En revanche, une chose est certaine : la Mayenne ressentira les effets de la baisse des droits de douane également prévus par le projet de traité. « L’exposition du marché européen aux exportations américaines accélérera la disparition de milliers d’exploitations n’ayant pas privilégié un modèle productiviste, particulièrement dans les régions à forte production bovine comme l’Ouest de la France » annonce Emmanuel Aze, syndicaliste de la Confédération paysanne.
Des politiques publiques menacées
Pour compenser la libéralisation des échanges alimentaires mondiaux accélérée par la politique agricole commune (PAC) telle que défendue par le ministère français de l’agriculture et l’Union européenne, plusieurs conseils généraux et régionaux mais aussi quelques municipalités comme Saint-Etienne mettent en œuvre des politiques locales volontaristes. Quitte, s’il le faut, à contourner l’esprit libéral du droit de la concurrence.
Au cours de la dernière décennie, leurs services de restauration collective se sont ainsi de plus en plus approvisionnés auprès de producteurs locaux. Bien qu’encouragée à le faire de façon assez paradoxale par le ministère de l’agriculture qui a édité un guide spécifique, cette manière d’infléchir la dérégulation du secteur agricole et de prendre ainsi le relais en matière d’aménagement du territoire et de cohésion sociale deviendrait, demain, impossible si le régulateur venait à être soumis au rôle de régulé.

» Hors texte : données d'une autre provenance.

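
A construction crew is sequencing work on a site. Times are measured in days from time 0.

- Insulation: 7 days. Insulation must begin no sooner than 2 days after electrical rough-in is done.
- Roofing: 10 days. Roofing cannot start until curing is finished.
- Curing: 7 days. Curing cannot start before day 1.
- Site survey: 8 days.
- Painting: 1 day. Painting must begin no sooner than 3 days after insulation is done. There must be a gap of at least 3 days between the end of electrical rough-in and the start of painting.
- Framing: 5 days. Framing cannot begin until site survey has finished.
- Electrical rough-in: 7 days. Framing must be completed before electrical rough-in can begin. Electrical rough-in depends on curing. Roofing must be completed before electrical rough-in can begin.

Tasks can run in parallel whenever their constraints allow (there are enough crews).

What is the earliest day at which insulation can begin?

Curing cannot begin until its own release at day 1. It runs from day 1 to 1 + 7 = day 8.
After curing (finishes day 8), roofing can start at day 8 and finishes at day 18.
Site survey can start immediately at day 0; it finishes at day 8.
Framing waits on site survey (finishes day 8), so it starts at day 8 and finishes at 8 + 5 = day 13.
For electrical rough-in: framing (finishes day 13); curing (finishes day 8); roofing (finishes day 18). Taking the maximum gives a start of day 18, and it finishes at 18 + 7 = day 25.
Insulation waits on electrical rough-in (finishes day 25, plus 2-day gap → day 27), so the earliest it can start is day 27.

27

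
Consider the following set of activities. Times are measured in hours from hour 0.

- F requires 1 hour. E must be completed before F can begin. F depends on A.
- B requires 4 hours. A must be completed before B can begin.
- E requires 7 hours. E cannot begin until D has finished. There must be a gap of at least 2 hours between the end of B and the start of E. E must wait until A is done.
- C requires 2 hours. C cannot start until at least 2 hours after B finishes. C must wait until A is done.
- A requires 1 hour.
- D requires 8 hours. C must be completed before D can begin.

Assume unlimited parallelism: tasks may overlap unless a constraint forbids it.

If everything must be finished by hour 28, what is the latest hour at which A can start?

F must finish by hour 28; it takes 1 hour, so it must start by 28 − 1 = hour 27.
E must finish before F (must start by hour 27). With a 7-hour duration, E must start by 27 − 7 = hour 20.
D has to be done before E (must start by hour 20). That means finishing by hour 20, i.e. starting by 20 − 8 = hour 12.
C must finish before D (must start by hour 12). With a 2-hour duration, C must start by 12 − 2 = hour 10.
B has several dependents: C (must start by hour 10, minus 2-hour gap → hour 8); E (must start by hour 20, minus 2-hour gap → hour 18). The earliest of those limits is hour 8, so B must start by 8 − 4 = hour 4.
A has several dependents: B (must start by hour 4); C (must start by hour 10); E (must start by hour 20); F (must start by hour 27). The earliest of those limits is hour 4, so A must start by 4 − 1 = hour 3.

3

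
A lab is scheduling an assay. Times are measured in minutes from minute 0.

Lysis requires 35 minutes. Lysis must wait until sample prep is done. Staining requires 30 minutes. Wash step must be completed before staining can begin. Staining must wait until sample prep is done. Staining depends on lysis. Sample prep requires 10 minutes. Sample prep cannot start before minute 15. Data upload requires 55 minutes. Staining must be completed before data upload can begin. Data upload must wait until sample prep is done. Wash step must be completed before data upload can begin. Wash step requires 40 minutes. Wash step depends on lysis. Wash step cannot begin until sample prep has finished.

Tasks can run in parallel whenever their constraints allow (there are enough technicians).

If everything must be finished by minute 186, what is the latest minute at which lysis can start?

Nothing follows data upload; the deadline of minute 186 is its only limit. It must start by 186 − 55 = minute 131.
Staining feeds into data upload (must start by minute 131); so staining must finish by minute 131 and therefore start by minute 101.
Wash step must finish in time for staining (must start by minute 101); data upload (must start by minute 131). The tightest is minute 101, so wash step must start by 101 − 40 = minute 61.
Lysis has several dependents: wash step (must start by minute 61); staining (must start by minute 101). The earliest of those limits is minute 61, so lysis must start by 61 − 35 = minute 26.

26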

« Si une crise des éleveurs de bovins venait s’ajouter à la réduction déjà continue des surfaces agricoles exploitées, on peut imaginer que le conseil général de la Mayenne tentera de trouver des astuces juridiques pour créer de nouveaux débouchés aux producteurs locaux. Notamment dans les collèges ou les maisons de retraite. Avec le risque nouveau, néanmoins, d’être poursuivi devant la justice privée par des importateurs américains», s’alarme Emmanuel Aze, producteur fournissant les cuisines du Parlement et de l’Elysée.
Contrairement à la réduction assez nette des marges de manœuvre de l’ensemble des collectivités, les effets du traité transatlantique sur les territoires – en tant que support physique des activités économiques – sont variables et plus difficiles à prévoir. Il apparait toutefois assez clairement que ceux déjà fragilisés par la globalisation devraient prendre conscience au plus vite des incidences du Tafta… sous peine de lendemains difficiles.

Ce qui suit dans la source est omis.